Pangea was acquired by CrowdStrike for ~$260M (SEC: ~$212.1M cash net + replacement equity/liability awards) (2025-09; closed 2025-09-26) and now operates as a brand of CrowdStrike. Packaging, pricing, and support can shift under new ownership, so confirm current terms with CrowdStrike before you buy.
Pangea alternatives
The closest alternatives we track in Guardrails / LLM Firewall are Enkrypt AI, Lakera, Lasso Security. On the open-source side, Guardrails covers similar ground.
Frequently asked questions
What is Pangea used for?
Pangea is a Guardrails / LLM Firewall vendor. Its flagship product is AI Guard, Prompt Guard, AI Access Control, AI Visibility (API-based guardrails). It ships as SaaS API guardrails (cloud + self-hosted deployment options), and it's built for developers embedding API-based prompt-injection and data-leakage guardrails into GenAI apps.
Is Pangea independent or acquired?
Pangea was acquired by CrowdStrike and now operates as a subsidiary, as of 2026-07-13.

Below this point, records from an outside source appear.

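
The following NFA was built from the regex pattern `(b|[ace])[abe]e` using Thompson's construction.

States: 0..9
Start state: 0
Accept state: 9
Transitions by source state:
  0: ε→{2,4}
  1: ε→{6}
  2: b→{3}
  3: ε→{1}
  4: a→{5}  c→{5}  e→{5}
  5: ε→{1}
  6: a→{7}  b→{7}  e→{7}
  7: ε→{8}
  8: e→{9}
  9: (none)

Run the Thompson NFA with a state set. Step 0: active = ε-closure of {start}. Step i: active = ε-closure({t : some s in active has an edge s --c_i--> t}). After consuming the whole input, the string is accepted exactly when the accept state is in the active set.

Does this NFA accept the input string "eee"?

initial (ε-close {0}): {0,2,4}
'e' @ 1: {1,5,6}
'e' @ 2: {7,8}
'e' @ 3: {9}  [accepting]
after full input: {9}  (accept=9 in)

Answer: ACCEPT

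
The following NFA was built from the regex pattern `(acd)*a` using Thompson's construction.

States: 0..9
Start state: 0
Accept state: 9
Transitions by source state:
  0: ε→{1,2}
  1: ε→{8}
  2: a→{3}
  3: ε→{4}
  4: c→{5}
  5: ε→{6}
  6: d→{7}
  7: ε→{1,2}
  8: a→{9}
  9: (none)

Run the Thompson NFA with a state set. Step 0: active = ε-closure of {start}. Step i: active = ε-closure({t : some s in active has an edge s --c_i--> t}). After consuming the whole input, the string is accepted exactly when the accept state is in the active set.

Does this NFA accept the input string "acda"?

Answer: ACCEPT

Derivation:
start: ε-closure({0}) = {0,1,2,8}
'a' @ 1: {3,4,9}  [accepting]
'c' @ 2: {5,6}
'd' @ 3: {1,2,7,8}
'a' @ 4: {3,4,9}  [accepting]
final: {3,4,9}; accept 9 in set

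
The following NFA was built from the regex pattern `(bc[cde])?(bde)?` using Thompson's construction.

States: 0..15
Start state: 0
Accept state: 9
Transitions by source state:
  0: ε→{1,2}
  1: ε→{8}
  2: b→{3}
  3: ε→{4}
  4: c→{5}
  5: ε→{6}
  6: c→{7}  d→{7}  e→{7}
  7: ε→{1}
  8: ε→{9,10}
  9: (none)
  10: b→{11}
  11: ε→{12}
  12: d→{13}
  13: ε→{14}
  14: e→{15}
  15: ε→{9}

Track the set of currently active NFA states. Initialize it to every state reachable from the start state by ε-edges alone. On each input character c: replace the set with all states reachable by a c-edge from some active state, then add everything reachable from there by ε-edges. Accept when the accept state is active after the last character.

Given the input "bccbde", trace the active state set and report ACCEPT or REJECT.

start: ε-closure({0}) = {0,1,2,8,9,10}
'b' @ 1: {3,4,11,12}
'c' @ 2: {5,6}
'c' @ 3: {1,7,8,9,10}  [accepting]
'b' @ 4: {11,12}
'd' @ 5: {13,14}
'e' @ 6: {9,15}  [accepting]
end set {9,15} — state 9 in

Answer: ACCEPT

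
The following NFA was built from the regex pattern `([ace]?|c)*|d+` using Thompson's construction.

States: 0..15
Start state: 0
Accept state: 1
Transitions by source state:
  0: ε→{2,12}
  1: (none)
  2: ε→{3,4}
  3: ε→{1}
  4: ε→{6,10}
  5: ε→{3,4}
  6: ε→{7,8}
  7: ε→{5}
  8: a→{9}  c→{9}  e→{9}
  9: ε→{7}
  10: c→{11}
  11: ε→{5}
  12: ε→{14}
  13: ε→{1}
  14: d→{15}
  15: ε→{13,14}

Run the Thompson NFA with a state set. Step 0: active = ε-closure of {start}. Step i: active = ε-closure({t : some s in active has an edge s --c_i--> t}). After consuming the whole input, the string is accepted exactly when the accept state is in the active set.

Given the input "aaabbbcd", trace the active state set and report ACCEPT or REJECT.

Answer: REJECT

Derivation:
initial (ε-close {0}): {0,1,2,3,4,5,6,7,8,10,12,14}
'a' @ 1: {1,3,4,5,6,7,8,9,10}  [accepting]
'a' @ 2: {1,3,4,5,6,7,8,9,10}  [accepting]
'a' @ 3: {1,3,4,5,6,7,8,9,10}  [accepting]
'b' @ 4: {}  — dead — no transitions
rest 'bbcd' ignored (set empty)
end set {} — state 1 not in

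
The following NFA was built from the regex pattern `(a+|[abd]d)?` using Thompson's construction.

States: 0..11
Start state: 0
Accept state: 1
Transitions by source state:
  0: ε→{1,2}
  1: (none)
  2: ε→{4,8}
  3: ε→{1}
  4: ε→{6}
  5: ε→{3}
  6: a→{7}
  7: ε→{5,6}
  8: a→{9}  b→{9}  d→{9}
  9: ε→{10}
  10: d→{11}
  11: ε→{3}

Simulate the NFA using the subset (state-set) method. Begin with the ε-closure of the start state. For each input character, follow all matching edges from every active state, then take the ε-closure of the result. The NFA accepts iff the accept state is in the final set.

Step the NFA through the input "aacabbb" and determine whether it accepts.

S₀ = ε-closure({0}) = {0,1,2,4,6,8}
'a' @ 1: {1,3,5,6,7,9,10}  ✓accept
'a' @ 2: {1,3,5,6,7}  ✓accept
'c' @ 3: {}  — dead — no transitions
rest 'abbb' ignored (set empty)
end set {} — state 1 not in

Answer: REJECT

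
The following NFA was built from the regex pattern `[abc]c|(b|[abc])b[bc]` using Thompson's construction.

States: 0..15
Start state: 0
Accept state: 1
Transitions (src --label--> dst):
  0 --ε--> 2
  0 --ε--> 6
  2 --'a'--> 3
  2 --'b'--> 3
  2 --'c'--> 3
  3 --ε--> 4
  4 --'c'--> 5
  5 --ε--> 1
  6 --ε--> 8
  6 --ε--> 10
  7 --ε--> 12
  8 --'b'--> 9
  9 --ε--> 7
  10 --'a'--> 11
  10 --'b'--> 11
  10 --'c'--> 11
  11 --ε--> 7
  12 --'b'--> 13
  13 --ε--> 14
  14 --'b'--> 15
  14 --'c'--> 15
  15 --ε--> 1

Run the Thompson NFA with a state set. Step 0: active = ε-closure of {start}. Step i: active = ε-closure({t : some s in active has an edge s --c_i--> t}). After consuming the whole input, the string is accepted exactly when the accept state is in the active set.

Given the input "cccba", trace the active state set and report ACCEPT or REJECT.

start: ε-closure({0}) = {0,2,6,8,10}
'c' @ 1: {3,4,7,11,12}
'c' @ 2: {1,5}  (accept∈set)
'c' @ 3: {}  — dead — no transitions
rest 'ba' ignored (set empty)
after full input: {}  (accept=1 not in)

Answer: REJECT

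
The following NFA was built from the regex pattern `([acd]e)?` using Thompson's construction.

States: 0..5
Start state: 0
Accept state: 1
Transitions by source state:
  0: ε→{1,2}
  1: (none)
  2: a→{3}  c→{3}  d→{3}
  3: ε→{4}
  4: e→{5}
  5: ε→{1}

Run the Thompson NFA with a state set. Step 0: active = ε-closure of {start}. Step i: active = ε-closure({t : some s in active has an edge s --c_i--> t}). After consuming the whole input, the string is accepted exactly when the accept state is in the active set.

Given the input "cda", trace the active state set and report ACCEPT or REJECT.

start: ε-closure({0}) = {0,1,2}
'c' @ 1: {3,4}
'd' @ 2: {}  — dead — no transitions
rest 'a' ignored (set empty)
after full input: {}  (accept=1 not in)

Answer: REJECT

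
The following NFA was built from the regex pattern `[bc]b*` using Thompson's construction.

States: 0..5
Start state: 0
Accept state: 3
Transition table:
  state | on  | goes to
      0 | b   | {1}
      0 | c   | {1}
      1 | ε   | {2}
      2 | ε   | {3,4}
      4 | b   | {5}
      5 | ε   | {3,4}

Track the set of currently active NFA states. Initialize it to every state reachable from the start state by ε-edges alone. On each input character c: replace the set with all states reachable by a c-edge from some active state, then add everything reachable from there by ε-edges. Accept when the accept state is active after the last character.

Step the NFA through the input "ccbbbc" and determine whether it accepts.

Answer: REJECT

Trace:
initial (ε-close {0}): {0}
'c' @ 1: {1,2,3,4}  [accepting]
'c' @ 2: {}  — state set empty
rest 'bbbc' ignored (set empty)
final: {}; accept 3 not in set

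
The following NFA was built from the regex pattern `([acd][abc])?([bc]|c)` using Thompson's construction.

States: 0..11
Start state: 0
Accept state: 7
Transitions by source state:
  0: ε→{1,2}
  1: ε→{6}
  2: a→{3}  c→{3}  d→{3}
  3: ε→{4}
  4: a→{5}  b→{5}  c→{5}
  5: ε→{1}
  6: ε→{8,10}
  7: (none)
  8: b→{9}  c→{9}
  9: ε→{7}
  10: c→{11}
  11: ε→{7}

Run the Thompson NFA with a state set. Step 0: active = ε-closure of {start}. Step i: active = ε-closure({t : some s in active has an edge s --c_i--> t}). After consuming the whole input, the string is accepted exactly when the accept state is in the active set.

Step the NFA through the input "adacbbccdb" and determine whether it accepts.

Answer: REJECT

Trace:
initial (ε-close {0}): {0,1,2,6,8,10}
'a' @ 1: {3,4}
'd' @ 2: {}  — no active states
rest 'acbbccdb' ignored (set empty)
end set {} — state 7 not in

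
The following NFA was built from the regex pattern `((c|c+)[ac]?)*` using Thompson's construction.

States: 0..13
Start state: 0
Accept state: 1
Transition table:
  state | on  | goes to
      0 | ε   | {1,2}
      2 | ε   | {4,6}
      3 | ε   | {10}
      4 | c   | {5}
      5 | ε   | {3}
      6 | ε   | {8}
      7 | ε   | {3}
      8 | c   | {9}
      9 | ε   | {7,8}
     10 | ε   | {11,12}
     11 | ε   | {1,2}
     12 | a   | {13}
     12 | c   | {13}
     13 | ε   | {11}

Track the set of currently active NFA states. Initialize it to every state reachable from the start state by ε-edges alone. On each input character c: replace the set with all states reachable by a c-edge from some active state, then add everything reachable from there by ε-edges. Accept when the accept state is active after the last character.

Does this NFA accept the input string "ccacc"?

Answer: ACCEPT

Trace:
S₀ = ε-closure({0}) = {0,1,2,4,6,8}
'c' @ 1: {1,2,3,4,5,6,7,8,9,10,11,12}  (accept∈set)
'c' @ 2: {1,2,3,4,5,6,7,8,9,10,11,12,13}  (accept∈set)
'a' @ 3: {1,2,4,6,8,11,13}  (accept∈set)
'c' @ 4: {1,2,3,4,5,6,7,8,9,10,11,12}  (accept∈set)
'c' @ 5: {1,2,3,4,5,6,7,8,9,10,11,12,13}  (accept∈set)
final: {1,2,3,4,5,6,7,8,9,10,11,12,13}; accept 1 in set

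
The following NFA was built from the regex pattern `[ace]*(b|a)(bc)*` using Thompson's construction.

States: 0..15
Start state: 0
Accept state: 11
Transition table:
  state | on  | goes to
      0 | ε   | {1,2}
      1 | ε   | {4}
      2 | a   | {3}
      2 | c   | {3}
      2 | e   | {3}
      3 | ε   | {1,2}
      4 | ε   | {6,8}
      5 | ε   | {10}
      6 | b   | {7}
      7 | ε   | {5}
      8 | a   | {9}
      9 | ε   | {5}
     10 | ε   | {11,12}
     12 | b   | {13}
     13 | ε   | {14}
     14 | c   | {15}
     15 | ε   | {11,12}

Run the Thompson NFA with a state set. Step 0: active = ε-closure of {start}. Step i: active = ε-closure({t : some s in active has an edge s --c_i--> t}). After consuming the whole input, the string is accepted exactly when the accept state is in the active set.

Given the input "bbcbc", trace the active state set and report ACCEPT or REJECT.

Answer: ACCEPT

Steps:
S₀ = ε-closure({0}) = {0,1,2,4,6,8}
'b' @ 1: {5,7,10,11,12}  (accept∈set)
'b' @ 2: {13,14}
'c' @ 3: {11,12,15}  (accept∈set)
'b' @ 4: {13,14}
'c' @ 5: {11,12,15}  (accept∈set)
end set {11,12,15} — state 11 in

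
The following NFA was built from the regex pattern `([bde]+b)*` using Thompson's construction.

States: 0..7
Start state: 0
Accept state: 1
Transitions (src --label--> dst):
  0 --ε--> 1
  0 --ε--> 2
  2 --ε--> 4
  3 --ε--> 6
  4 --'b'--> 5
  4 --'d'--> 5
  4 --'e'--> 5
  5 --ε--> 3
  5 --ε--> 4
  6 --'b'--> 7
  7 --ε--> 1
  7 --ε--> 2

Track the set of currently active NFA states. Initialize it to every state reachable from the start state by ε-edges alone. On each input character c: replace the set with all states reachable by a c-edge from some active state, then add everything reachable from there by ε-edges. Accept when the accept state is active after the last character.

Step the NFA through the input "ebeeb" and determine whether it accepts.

start: ε-closure({0}) = {0,1,2,4}
'e' @ 1: {3,4,5,6}
'b' @ 2: {1,2,3,4,5,6,7}  ✓accept
'e' @ 3: {3,4,5,6}
'e' @ 4: {3,4,5,6}
'b' @ 5: {1,2,3,4,5,6,7}  ✓accept
final: {1,2,3,4,5,6,7}; accept 1 in set

Answer: ACCEPT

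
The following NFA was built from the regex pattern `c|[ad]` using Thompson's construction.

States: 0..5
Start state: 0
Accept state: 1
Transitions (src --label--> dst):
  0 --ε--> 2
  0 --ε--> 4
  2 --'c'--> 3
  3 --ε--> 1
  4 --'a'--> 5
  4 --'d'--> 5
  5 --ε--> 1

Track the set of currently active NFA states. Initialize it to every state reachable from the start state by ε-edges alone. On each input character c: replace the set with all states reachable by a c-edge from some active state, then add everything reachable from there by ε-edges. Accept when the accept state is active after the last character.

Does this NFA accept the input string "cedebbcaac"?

Answer: REJECT

Trace:
initial (ε-close {0}): {0,2,4}
'c' @ 1: {1,3}  ✓accept
'e' @ 2: {}  — state set empty
rest 'debbcaac' ignored (set empty)
after full input: {}  (accept=1 not in)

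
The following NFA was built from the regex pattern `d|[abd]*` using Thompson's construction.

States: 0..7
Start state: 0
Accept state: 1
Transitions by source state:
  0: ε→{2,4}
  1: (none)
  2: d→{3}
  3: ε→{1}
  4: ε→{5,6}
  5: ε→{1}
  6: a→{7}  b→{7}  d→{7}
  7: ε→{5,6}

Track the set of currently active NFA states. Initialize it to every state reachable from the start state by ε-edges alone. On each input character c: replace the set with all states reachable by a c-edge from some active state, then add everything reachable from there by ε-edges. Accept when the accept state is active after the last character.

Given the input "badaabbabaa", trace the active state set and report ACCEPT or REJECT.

Answer: ACCEPT

Trace:
S₀ = ε-closure({0}) = {0,1,2,4,5,6}
'b' @ 1: {1,5,6,7}  (accept∈set)
'a' @ 2: {1,5,6,7}  (accept∈set)
'd' @ 3: {1,5,6,7}  (accept∈set)
'a' @ 4: {1,5,6,7}  (accept∈set)
'a' @ 5: {1,5,6,7}  (accept∈set)
'b' @ 6: {1,5,6,7}  (accept∈set)
'b' @ 7: {1,5,6,7}  (accept∈set)
'a' @ 8: {1,5,6,7}  (accept∈set)
'b' @ 9: {1,5,6,7}  (accept∈set)
'a' @ 10: {1,5,6,7}  (accept∈set)
'a' @ 11: {1,5,6,7}  (accept∈set)
final: {1,5,6,7}; accept 1 in set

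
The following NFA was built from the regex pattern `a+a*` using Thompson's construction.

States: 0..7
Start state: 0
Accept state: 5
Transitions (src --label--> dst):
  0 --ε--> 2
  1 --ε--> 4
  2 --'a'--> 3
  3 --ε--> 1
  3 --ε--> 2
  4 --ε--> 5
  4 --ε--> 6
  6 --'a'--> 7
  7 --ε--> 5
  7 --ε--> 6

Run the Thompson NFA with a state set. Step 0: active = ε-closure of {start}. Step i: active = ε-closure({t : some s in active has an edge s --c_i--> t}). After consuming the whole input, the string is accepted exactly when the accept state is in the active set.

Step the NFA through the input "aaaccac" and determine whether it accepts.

start: ε-closure({0}) = {0,2}
'a' @ 1: {1,2,3,4,5,6}  [accepting]
'a' @ 2: {1,2,3,4,5,6,7}  [accepting]
'a' @ 3: {1,2,3,4,5,6,7}  [accepting]
'c' @ 4: {}  — no active states
rest 'cac' ignored (set empty)
final: {}; accept 5 not in set

Answer: REJECT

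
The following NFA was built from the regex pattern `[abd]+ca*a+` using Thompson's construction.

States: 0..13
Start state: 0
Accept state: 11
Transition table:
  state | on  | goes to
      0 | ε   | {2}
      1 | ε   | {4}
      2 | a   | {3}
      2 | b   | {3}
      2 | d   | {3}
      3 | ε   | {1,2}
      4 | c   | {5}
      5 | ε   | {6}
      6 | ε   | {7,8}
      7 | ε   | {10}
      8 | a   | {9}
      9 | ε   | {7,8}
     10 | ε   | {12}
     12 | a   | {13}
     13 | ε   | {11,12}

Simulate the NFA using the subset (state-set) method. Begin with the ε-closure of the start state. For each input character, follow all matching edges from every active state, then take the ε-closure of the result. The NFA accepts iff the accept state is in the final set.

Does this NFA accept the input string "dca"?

Answer: ACCEPT

Steps:
initial (ε-close {0}): {0,2}
'd' @ 1: {1,2,3,4}
'c' @ 2: {5,6,7,8,10,12}
'a' @ 3: {7,8,9,10,11,12,13}  ✓accept
final: {7,8,9,10,11,12,13}; accept 11 in set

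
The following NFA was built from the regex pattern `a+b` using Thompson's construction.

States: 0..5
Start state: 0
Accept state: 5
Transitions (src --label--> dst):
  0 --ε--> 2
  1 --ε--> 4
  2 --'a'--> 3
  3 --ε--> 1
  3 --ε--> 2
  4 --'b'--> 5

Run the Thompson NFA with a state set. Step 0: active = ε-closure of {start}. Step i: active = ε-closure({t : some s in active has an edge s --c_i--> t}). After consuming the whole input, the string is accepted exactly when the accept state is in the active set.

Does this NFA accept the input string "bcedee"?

S₀ = ε-closure({0}) = {0,2}
'b' @ 1: {}  — no active states
rest 'cedee' ignored (set empty)
final: {}; accept 5 not in set

Answer: REJECT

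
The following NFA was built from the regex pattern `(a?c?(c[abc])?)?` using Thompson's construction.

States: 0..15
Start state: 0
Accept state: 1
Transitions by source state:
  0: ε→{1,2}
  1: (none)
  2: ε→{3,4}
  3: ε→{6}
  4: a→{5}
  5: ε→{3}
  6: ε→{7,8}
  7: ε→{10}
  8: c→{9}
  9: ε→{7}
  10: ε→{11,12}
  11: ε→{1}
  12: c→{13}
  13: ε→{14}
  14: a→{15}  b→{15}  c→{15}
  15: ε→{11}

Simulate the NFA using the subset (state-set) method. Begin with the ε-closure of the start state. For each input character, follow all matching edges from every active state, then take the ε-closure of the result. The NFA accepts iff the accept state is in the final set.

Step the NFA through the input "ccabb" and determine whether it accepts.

Answer: REJECT

Steps:
start: ε-closure({0}) = {0,1,2,3,4,6,7,8,10,11,12}
'c' @ 1: {1,7,9,10,11,12,13,14}  (accept∈set)
'c' @ 2: {1,11,13,14,15}  (accept∈set)
'a' @ 3: {1,11,15}  (accept∈set)
'b' @ 4: {}  — no active states
rest 'b' ignored (set empty)
after full input: {}  (accept=1 not in)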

How many OWASP LLM Top 10 risks does Pangea cover?
We score Pangea as Covered on 3 of the ten OWASP LLM Top 10 (2025) risks, with 5 more Partial, as of 2026-07-13. The table on this page breaks down every risk, including the ones marked Not covered or Unverified.
How is Pangea deployed?
Pangea ships as SaaS API guardrails (cloud + self-hosted deployment options).
What are the best alternatives to Pangea?
The closest Guardrails / LLM Firewall alternatives llmthreat tracks are Enkrypt AI, Lakera, Lasso Security. On the open-source side, Guardrails covers similar ground.